How do you go about taking the helm of one of the most acclaimed dance companies in the United States, keep the good but still put your own mark on the proceedings?
Houstonians will have a chance to see when Robert Battle, only the third artistic director of the Alvin Ailey American Dance Theater in its more than 50 years of existence, brings his troupe and vision to Jones Hall courtesy of the Society for the Performing Arts for three performances on March 2-4 as part of his inaugural tour of the country.
Yes, the much-loved Revelations will be included in every performance, but there's also the chance to see Battle's first commissioned work, Home (2011), choreographed by Rennie Harris, a hip-hop choreographer, that was inspired by stories of people living with the HIV virus and dedicated to Ailey, who died of that disease in 1989, Battle said.
And if you're a fan of breaking down that fourth wall, then the March 2 and 4 performances with Ohad Naharin's Minus 16 will give you the chance to even join the dancers on stage.
Battle had ties with the Ailey for many years as a choreographer and artist-in-residence. He grew up in Miami and went to Miami's New World School of the Arts and the dance program at The Juilliard School. He even founded his own Battleworks Dance Company and has performed overseas and throughout the country. In 2005 he received a "Masters of African-American Choreography" from the Kennedy Center for the Performing Arts.

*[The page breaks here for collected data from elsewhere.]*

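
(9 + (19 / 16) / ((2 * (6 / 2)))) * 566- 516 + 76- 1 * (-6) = 229057 / 48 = 4772.02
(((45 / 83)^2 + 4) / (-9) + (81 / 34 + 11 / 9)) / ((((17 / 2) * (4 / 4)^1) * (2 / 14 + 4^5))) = 46149691 / 128456213841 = 0.00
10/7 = 1.43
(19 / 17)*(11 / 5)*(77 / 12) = 16093 / 1020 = 15.78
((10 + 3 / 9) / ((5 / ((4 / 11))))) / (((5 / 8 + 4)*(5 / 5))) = 0.16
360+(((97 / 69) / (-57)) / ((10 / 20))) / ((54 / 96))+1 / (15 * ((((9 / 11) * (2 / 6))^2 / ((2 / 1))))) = 64016342 / 176985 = 361.70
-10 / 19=-0.53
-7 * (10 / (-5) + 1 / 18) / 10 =49 / 36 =1.36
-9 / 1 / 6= -1.50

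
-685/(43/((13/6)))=-8905/258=-34.52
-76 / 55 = -1.38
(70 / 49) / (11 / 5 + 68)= 50 / 2457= 0.02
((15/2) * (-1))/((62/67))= -1005/124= -8.10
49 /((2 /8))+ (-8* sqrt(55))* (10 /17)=196- 80* sqrt(55) /17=161.10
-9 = -9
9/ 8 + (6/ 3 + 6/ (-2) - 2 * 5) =-79/ 8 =-9.88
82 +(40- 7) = 115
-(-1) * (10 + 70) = 80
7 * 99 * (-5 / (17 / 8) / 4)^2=69300 / 289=239.79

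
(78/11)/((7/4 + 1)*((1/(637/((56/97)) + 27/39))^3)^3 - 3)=-270616709339089095621997669429310343562996311714/114491684720383848147768244715499193797056224423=-2.36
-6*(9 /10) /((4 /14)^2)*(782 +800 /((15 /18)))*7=-8066331 /10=-806633.10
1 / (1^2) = 1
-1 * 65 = -65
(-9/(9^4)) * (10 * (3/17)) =-10/4131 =-0.00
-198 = -198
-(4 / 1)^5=-1024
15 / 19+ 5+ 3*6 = 452 / 19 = 23.79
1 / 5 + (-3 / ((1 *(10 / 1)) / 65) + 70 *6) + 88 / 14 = 28489 / 70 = 406.99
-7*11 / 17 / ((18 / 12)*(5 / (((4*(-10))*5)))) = 6160 / 51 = 120.78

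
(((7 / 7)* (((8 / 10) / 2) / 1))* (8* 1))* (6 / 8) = 12 / 5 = 2.40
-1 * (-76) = 76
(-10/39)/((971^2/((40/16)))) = -25/36770799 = -0.00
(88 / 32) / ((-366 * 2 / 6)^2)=11 / 59536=0.00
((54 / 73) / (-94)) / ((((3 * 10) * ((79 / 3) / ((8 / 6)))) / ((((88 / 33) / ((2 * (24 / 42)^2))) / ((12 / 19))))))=-931 / 10841960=-0.00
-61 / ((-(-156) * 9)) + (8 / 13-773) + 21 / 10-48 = -5744663 / 7020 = -818.33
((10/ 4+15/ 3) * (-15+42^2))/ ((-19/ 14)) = -183645/ 19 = -9665.53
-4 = -4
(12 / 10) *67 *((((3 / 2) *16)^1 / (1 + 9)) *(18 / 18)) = 4824 / 25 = 192.96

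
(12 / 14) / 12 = 1 / 14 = 0.07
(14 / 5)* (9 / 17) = 126 / 85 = 1.48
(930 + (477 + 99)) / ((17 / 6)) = 9036 / 17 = 531.53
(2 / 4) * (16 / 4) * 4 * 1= 8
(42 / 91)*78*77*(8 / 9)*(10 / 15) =4928 / 3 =1642.67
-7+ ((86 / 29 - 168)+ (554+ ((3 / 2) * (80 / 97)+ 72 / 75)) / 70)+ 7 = -386654469 / 2461375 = -157.09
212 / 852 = 53 / 213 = 0.25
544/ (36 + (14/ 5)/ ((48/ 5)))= 13056/ 871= 14.99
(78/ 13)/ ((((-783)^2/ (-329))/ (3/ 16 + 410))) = -2159227/ 1634904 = -1.32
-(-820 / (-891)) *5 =-4100 / 891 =-4.60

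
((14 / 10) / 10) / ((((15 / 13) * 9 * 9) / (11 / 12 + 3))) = 4277 / 729000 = 0.01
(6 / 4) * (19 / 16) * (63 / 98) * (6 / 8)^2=4617 / 7168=0.64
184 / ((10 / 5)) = 92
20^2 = 400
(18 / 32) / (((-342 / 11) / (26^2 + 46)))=-209 / 16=-13.06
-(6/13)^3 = -216/2197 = -0.10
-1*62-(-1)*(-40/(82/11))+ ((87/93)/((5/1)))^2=-66322569/985025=-67.33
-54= -54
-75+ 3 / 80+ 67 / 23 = -132571 / 1840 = -72.05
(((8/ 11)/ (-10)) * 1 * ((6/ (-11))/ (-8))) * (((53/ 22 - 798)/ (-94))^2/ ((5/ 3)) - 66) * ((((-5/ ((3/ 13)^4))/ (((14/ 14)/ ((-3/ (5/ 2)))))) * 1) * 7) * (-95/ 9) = -623252227673803/ 34929326520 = -17843.24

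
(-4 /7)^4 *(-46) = -4.90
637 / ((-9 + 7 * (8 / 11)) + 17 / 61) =-175.46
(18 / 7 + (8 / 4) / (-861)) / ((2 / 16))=2528 / 123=20.55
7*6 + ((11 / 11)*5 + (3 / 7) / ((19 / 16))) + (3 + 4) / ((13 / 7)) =88404 / 1729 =51.13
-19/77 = -0.25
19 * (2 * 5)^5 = 1900000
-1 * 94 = -94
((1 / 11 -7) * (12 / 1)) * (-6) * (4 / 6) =3648 / 11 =331.64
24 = 24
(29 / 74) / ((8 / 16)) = 29 / 37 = 0.78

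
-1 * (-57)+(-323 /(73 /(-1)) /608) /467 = 62182001 /1090912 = 57.00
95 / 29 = 3.28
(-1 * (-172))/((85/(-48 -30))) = -13416/85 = -157.84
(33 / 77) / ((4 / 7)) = 3 / 4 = 0.75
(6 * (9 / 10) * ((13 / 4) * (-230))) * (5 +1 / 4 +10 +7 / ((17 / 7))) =-9954009 / 136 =-73191.24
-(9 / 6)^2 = -9 / 4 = -2.25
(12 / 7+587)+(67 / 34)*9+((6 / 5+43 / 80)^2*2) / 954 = 220315243199 / 363283200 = 606.46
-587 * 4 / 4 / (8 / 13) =-7631 / 8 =-953.88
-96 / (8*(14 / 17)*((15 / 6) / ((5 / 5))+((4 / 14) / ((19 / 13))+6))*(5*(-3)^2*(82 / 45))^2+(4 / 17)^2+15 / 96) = -16868352 / 67685004607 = -0.00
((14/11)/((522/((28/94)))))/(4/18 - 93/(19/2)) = -931/12264274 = -0.00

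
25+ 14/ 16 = 25.88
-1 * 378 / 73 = -378 / 73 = -5.18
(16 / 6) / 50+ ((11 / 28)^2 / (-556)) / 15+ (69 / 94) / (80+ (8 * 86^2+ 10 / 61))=0.05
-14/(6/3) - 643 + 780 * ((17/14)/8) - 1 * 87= -17321/28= -618.61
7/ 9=0.78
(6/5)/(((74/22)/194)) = 12804/185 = 69.21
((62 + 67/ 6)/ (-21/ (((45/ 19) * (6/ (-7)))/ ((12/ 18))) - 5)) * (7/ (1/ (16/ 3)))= 46095/ 32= 1440.47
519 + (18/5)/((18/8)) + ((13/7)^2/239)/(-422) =12864134481/24710210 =520.60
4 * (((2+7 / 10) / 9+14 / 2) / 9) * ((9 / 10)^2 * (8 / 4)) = 657 / 125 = 5.26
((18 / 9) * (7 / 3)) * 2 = 28 / 3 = 9.33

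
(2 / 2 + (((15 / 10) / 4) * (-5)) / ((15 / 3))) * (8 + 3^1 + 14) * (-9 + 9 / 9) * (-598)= 74750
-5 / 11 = -0.45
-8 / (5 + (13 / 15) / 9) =-135 / 86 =-1.57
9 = 9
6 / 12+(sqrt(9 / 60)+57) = sqrt(15) / 10+115 / 2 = 57.89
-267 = -267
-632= -632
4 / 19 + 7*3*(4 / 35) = 248 / 95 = 2.61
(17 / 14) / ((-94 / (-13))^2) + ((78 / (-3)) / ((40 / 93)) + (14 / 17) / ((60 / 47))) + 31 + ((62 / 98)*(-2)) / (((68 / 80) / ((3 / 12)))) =-6437504137 / 220811640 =-29.15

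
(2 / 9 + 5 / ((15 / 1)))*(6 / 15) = 2 / 9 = 0.22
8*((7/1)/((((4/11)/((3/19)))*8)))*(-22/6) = -847/76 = -11.14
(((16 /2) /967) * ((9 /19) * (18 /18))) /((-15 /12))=-288 /91865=-0.00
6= 6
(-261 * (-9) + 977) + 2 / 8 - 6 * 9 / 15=66453 / 20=3322.65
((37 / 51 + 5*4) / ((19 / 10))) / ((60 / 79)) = 83503 / 5814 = 14.36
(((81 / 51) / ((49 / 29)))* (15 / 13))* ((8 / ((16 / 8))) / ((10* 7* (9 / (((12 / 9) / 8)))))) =87 / 75803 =0.00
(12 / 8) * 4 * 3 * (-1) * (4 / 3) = -24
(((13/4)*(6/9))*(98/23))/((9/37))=23569/621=37.95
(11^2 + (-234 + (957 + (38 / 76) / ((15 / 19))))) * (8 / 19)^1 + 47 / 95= 101497 / 285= 356.13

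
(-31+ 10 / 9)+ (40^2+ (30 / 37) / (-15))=522829 / 333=1570.06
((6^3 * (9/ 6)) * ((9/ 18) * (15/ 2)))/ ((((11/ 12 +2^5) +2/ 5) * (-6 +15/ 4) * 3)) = -10800/ 1999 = -5.40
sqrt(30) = 5.48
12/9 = 4/3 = 1.33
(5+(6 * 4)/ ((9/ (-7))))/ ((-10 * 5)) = 0.27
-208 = -208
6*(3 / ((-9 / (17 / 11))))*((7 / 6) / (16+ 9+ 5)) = -119 / 990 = -0.12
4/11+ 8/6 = 56/33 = 1.70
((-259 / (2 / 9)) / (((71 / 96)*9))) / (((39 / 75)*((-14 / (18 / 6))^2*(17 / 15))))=-1498500 / 109837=-13.64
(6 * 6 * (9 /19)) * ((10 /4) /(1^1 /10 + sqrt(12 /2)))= -8100 /11381 + 81000 * sqrt(6) /11381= 16.72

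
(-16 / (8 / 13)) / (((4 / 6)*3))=-13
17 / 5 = 3.40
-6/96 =-1/16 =-0.06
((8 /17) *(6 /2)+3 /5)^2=4.05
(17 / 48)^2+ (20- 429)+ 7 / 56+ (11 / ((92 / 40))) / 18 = -2405153 / 5888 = -408.48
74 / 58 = 37 / 29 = 1.28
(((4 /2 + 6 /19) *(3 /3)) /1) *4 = 176 /19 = 9.26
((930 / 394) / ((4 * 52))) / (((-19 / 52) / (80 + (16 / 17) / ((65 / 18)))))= -2061996 / 827203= -2.49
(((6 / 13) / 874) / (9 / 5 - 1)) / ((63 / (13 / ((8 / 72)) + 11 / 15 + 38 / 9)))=196 / 153387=0.00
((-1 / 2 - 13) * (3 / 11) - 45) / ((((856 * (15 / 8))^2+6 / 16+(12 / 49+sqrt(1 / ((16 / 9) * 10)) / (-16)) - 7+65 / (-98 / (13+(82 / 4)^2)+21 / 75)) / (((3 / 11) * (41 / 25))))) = -370243792440778773855744 / 43822909373139798994670498195 - 3367025785865952 * sqrt(10) / 219114546865698994973352490975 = -0.00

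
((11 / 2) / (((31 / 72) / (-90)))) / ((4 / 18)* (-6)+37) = -106920 / 3317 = -32.23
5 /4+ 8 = 37 /4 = 9.25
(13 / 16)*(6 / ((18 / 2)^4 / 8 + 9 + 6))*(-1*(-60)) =780 / 2227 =0.35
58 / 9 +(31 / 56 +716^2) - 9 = 258377615 / 504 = 512654.00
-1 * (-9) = 9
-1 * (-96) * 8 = 768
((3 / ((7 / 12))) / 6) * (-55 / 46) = -165 / 161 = -1.02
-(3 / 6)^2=-1 / 4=-0.25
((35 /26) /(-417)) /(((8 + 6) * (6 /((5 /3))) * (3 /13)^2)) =-325 /270216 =-0.00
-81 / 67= -1.21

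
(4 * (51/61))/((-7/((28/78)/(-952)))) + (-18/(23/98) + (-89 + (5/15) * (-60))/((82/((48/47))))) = -19203062875/246025871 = -78.05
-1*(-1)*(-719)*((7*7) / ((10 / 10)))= -35231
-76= -76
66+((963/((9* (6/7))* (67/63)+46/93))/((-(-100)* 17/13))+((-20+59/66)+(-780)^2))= 1353068519149739/2223804000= 608447.74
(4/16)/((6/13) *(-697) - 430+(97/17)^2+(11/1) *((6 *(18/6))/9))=-3757/10476548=-0.00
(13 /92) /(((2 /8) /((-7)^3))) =-193.87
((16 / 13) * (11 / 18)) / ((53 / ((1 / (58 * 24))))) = 11 / 1078974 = 0.00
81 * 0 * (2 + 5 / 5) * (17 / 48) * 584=0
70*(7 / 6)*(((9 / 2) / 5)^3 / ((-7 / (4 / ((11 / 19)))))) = -32319 / 550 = -58.76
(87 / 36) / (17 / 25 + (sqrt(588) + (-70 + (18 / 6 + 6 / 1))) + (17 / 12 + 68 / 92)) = -6692227775 / 133073496889- 1610805000 *sqrt(3) / 133073496889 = -0.07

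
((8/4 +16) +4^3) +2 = 84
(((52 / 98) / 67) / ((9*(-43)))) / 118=-0.00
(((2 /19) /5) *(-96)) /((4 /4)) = -192 /95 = -2.02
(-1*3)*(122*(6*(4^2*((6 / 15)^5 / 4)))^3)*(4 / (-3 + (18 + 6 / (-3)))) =-663169794048 / 396728515625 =-1.67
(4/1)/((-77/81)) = -324/77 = -4.21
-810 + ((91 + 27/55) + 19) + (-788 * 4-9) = -212328/55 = -3860.51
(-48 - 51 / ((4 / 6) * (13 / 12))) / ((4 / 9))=-6939 / 26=-266.88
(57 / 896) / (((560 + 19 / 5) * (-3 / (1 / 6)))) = -95 / 15154944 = -0.00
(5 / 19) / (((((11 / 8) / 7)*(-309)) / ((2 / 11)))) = -560 / 710391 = -0.00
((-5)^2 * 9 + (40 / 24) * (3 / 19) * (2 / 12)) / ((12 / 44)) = 282205 / 342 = 825.16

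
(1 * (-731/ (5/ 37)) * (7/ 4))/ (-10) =189329/ 200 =946.64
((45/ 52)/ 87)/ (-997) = -0.00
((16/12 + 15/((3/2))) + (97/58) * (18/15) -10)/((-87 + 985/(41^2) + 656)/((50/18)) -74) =12212465/479145192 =0.03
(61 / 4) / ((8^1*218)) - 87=-606851 / 6976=-86.99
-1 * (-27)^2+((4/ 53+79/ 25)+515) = -210.76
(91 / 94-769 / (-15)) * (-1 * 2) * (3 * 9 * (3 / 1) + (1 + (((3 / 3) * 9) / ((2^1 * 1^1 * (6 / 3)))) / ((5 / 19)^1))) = -133381961 / 14100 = -9459.71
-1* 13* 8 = -104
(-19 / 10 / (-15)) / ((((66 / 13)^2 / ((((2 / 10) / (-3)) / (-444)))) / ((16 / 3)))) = 3211 / 815933250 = 0.00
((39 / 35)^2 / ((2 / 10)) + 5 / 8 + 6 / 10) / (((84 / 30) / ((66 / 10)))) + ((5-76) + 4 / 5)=-1445511 / 27440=-52.68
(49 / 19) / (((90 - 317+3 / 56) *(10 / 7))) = -9604 / 1207355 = -0.01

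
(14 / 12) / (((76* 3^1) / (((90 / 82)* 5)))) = 175 / 6232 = 0.03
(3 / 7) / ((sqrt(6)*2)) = sqrt(6) / 28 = 0.09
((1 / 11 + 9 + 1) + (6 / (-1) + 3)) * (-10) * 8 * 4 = -24960 / 11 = -2269.09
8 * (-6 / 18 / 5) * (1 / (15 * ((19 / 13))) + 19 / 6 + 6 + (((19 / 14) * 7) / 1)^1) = -42664 / 4275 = -9.98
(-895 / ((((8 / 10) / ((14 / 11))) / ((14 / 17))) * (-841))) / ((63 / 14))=438550 / 1415403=0.31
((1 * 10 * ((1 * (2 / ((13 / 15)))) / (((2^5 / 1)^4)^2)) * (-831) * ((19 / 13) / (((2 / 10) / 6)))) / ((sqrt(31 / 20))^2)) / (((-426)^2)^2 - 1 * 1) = -3552525 / 237135532865234912935936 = -0.00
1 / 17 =0.06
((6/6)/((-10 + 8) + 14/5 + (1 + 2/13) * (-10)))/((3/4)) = -130/1047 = -0.12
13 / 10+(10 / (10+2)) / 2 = 103 / 60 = 1.72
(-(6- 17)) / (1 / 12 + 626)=12 / 683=0.02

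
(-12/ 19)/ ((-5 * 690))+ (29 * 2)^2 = 36751702/ 10925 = 3364.00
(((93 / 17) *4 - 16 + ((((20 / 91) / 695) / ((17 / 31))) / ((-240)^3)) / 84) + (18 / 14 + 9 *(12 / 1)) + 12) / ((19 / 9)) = 7938458970623969 / 131785984512000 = 60.24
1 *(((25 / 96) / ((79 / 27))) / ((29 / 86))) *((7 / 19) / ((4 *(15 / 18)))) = 40635 / 1392928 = 0.03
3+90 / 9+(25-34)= 4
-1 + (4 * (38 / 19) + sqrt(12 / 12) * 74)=81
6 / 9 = 2 / 3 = 0.67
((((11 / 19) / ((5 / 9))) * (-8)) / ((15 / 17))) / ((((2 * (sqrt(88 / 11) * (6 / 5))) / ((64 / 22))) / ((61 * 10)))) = -33184 * sqrt(2) / 19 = -2469.96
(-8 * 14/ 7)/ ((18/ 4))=-32/ 9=-3.56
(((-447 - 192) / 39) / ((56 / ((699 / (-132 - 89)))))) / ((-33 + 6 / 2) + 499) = 148887 / 75456472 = 0.00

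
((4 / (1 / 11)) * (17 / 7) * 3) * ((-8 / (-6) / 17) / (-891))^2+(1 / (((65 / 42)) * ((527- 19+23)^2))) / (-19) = 261778586 / 110764838829645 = 0.00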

Even with all this on his résumé, Battle went through a year-and-a-half vetting process for the Ailey top job. He said his immediate predecessor, Judith Jamison, always thought he was right for it, adding that it was never a question of whether he would accept the position if offered, but of what he'd do with it if he got it.
"I think of it as the greatest opportunity for anyone in the arts to lead a company like this, an institution like this," Battle said. He didn't want to institute change for change's sake, he said, but thought about the opportunity for "growth."
So he brought in the work of modern dancer choreographer Paul Taylor -- "We'd never done a Taylor work. Taylor's an American master" -- to the company for the first time. He also brought his own choreography, Takademe, a piece with Indian Kathak dance. So far, the audience reception has been good, he said.
"I think that people were very curious about what was going to happen, what was it going to be, and we've gotten just great, great, great responses."
Ailey has always been more than a dance company, Battle said. Started around the time of the civil rights movement, it was a way to express the African American experiences and culture at that time. "In a way, the company from the very beginning was part of the movement. Judith Jamison kept reminding us of that."
"The company has never looked better," Battle said. "The challenges to the dancers of the new repertory have brought a new electricity that is palpable. People can expect the traditional Revelations and be moved by that, but they can also expect to have new surprises. "
"We're making history. I would urge people to come out and see what we're cooking up." The Society for the Performing Arts is presenting Alvin Ailey American Dance Theater at 8 p.m. March 2 and 3 and 2 p.m. March 4 at Jones Hall, 615 Louisiana. For ticket information, go to www.spahouston.org.